Una de las explicaciones más populares para esta especie de "imposibilidad argentina" es la del empate hegemónico. Una idea que acuñó el sociólogo Juan Carlos Portantiero.
Él sostenía que esto se daba en una situación en la que dos fuerzas en disputa tienen suficiente energía como para vetar los proyectos elaborados por la otra, pero ninguna logra reunir los recursos necesarios para asumir por sí sola el liderazgo.
Fernando Rosso acaba de publicar La Hegemonía imposible, un libro que trata de explicar esta situación calamitosa en la que se encuentra Argentina a partir de una idea básica que el autor toma de Antonio Gramsci, la de hegemonía.
Dice Rosso que desde el fin del menemismo ningún proyecto político logró estabilizar una hegemonía permanente y duradera en la argentina.
La hegemonía del primer kirchnerismo existió pero fue una hegemonía corta y frágil.
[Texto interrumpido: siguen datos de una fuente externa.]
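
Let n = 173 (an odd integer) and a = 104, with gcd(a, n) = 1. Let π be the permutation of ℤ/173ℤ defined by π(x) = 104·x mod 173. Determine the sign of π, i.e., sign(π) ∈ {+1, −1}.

-1

Trace 139: π^k(139) = [139, 97, 54, 80, 16, 107, 56] for k=0..6.
Cycle lengths of π_104 on ℤ/173ℤ: [172, 1]; 2 cycles in total.
2 cycles on 173: each ℓ→(−1)^(ℓ−1), product (−1)^171 = -1.
Via Zolotarev, sign(π_{104}) = (104|173) = -1.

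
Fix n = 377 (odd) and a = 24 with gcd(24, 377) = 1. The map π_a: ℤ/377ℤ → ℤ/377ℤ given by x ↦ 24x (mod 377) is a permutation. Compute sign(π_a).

-1

Start at x=194: 194 → 132 → 152 → 255 → 88 → 227 → 170 → … (one orbit).
Cycle type of π: 84×4 + 12 + 7×4 + 1; total 10 cycles.
With 10 cycles on 377 points, sign = (−1)^{377−10} = -1.
(24|377)_J = -1 (Zolotarev's lemma cross-check).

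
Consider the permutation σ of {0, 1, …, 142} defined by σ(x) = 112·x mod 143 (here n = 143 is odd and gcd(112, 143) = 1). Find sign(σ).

+1

Start at x=103: 103 → 96 → 27 → 21 → 64 → 18 → 14 → … (one orbit).
Cycle type of π: 20×6 + 10 + 4×3 + 1; total 11 cycles.
n − c = 143 − 11 = 132; sign = (−1)^132 = +1.
Check: (112/143) = +1 by Zolotarev.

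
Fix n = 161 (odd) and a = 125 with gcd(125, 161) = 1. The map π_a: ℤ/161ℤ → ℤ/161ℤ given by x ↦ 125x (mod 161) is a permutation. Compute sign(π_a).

Orbit of 29 under x↦125x: [29, 83, 71, 20, 85, 160, 36]… (length divides ord_161(125)).
Decompose π into cycles: lengths [22, 22, 22, 22, 22, 22, 22, 2, 2, 2, 1] (11 cycles, including the fixed point 0).
With 11 cycles on 161 points, sign = (−1)^{161−11} = +1.
Via Zolotarev, sign(π_{125}) = (125|161) = +1.

+1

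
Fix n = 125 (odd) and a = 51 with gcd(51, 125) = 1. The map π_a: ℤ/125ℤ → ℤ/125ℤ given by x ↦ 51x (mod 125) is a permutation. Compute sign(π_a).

Orbit of 101 under x↦51x: [101, 26, 76, 1, 51]… (length divides ord_125(51)).
45 cycles of lengths [5, 5, 5, 5, 5, 5, 5, 5, 5, 5, 5, 5, 5, 5, 5, 5, 5, 5, 5, 5, 1, 1, 1, 1, 1, 1, 1, 1, 1, 1, 1, 1, 1, 1, 1, 1, 1, 1, 1, 1, 1, 1, 1, 1, 1].
n − c = 125 − 45 = 80; sign = (−1)^80 = +1.

+1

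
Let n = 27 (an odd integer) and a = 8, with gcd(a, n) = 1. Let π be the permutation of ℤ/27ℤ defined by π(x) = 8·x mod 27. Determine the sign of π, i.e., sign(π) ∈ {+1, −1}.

Orbit of 10 under x↦8x: [10, 26, 19, 17, 1, 8]… (length divides ord_27(8)).
Cycle type of π: 6×3 + 2×4 + 1; total 8 cycles.
8 cycles on 27: each ℓ→(−1)^(ℓ−1), product (−1)^19 = -1.
Via Zolotarev, sign(π_{8}) = (8|27) = -1.

-1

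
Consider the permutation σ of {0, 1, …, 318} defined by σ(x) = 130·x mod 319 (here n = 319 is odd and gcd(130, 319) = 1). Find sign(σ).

-1

Trace 38: π^k(38) = [38, 155, 53, 191, 267, 258, 45] for k=0..6.
Cycle type of π: 140×2 + 28 + 5×2 + 1; total 6 cycles.
Σ(ℓ_i−1) = 319−6 = 313; sign = (−1)^313 = -1.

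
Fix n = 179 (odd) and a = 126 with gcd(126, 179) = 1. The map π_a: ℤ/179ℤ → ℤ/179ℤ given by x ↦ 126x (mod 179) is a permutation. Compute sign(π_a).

+1

Start at x=68: 68 → 155 → 19 → 67 → 29 → 74 → 16 → … (one orbit).
Cycle type of π: 89×2 + 1; total 3 cycles.
n − c = 179 − 3 = 176; sign = (−1)^176 = +1.
(126|179)_J = +1 (Zolotarev's lemma cross-check).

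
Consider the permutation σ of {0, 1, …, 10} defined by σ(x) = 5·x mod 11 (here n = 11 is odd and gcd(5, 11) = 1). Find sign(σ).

+1

Trace 9: π^k(9) = [9, 1, 5, 3, 4] for k=0..4.
π_5 has 3 disjoint cycles with lengths [5, 5, 1] on {0,…,10}.
3 cycles on 11: each ℓ→(−1)^(ℓ−1), product (−1)^8 = +1.
(5|11)_J = +1 (Zolotarev's lemma cross-check).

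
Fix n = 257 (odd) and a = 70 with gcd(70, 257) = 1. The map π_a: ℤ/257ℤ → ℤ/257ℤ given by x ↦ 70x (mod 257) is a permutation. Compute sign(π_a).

+1

Orbit of 222 under x↦70x: [222, 120, 176, 241, 165, 242, 235]… (length divides ord_257(70)).
Cycle lengths of π_70 on ℤ/257ℤ: [64, 64, 64, 64, 1]; 5 cycles in total.
257 − 5 = 252 transpositions; sign(π) = (−1)^252 = +1.
Check: (70/257) = +1 by Zolotarev.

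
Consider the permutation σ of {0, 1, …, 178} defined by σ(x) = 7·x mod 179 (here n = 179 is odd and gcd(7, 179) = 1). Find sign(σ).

-1

Start at x=32: 32 → 45 → 136 → 57 → 41 → 108 → 40 → … (one orbit).
Cycle lengths of π_7 on ℤ/179ℤ: [178, 1]; 2 cycles in total.
With 2 cycles on 179 points, sign = (−1)^{179−2} = -1.
Check: (7/179) = -1 by Zolotarev.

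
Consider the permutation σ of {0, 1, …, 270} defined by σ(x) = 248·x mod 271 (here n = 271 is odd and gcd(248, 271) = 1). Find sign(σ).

+1

Orbit of 28 under x↦248x: [28, 169, 178, 242, 125, 106, 1]… (length divides ord_271(248)).
π_248 has 31 disjoint cycles with lengths [9, 9, 9, 9, 9, 9, 9, 9, 9, 9, 9, 9, 9, 9, 9, 9, 9, 9, 9, 9, 9, 9, 9, 9, 9, 9, 9, 9, 9, 9, 1] on {0,…,270}.
31 cycles on 271: each ℓ→(−1)^(ℓ−1), product (−1)^240 = +1.
(248|271)_J = +1 (Zolotarev's lemma cross-check).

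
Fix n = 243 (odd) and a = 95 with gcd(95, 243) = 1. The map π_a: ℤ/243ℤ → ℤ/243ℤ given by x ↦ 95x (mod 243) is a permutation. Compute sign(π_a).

-1

Trace 28: π^k(28) = [28, 230, 223, 44, 49, 38, 208] for k=0..6.
6 cycles of lengths [162, 54, 18, 6, 2, 1].
Σ(ℓ_i−1) = 243−6 = 237; sign = (−1)^237 = -1.
Via Zolotarev, sign(π_{95}) = (95|243) = -1.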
Recordemos que Cristina Kirchner reeligió con un porcentaje altísimo de votos en el 2011 y, sin embargo, dos años después perdió las elecciones en la provincia de Buenos Aires
Mauricio Macri tampoco logró construir una hegemonía duradera. Estuvo muy cerquita de hacerlo después de hacer ganado las legislativas de medio término, pero no pudo.
Y el gobierno actual del Frente de Todos está lejísimos de esa posibilidad. La tesis de Rosso es que no hay una correlación de fuerzas lo suficientemente clara como para que un proyecto político, sea de izquierda, progresista o de derecha, estabilice una hegemonía y construya un proyecto de poder en el lago plazo.
Hay algo en eso de la estructura económica argentina, del modelo de desarrollo que tocó un techo hace ya bastante tiempo que le impide a todos los gobiernos que se han sucedido desde el final del menemismo estabilizar un modelo de largo plazo y estabilizar un proyecto político de largo plazo.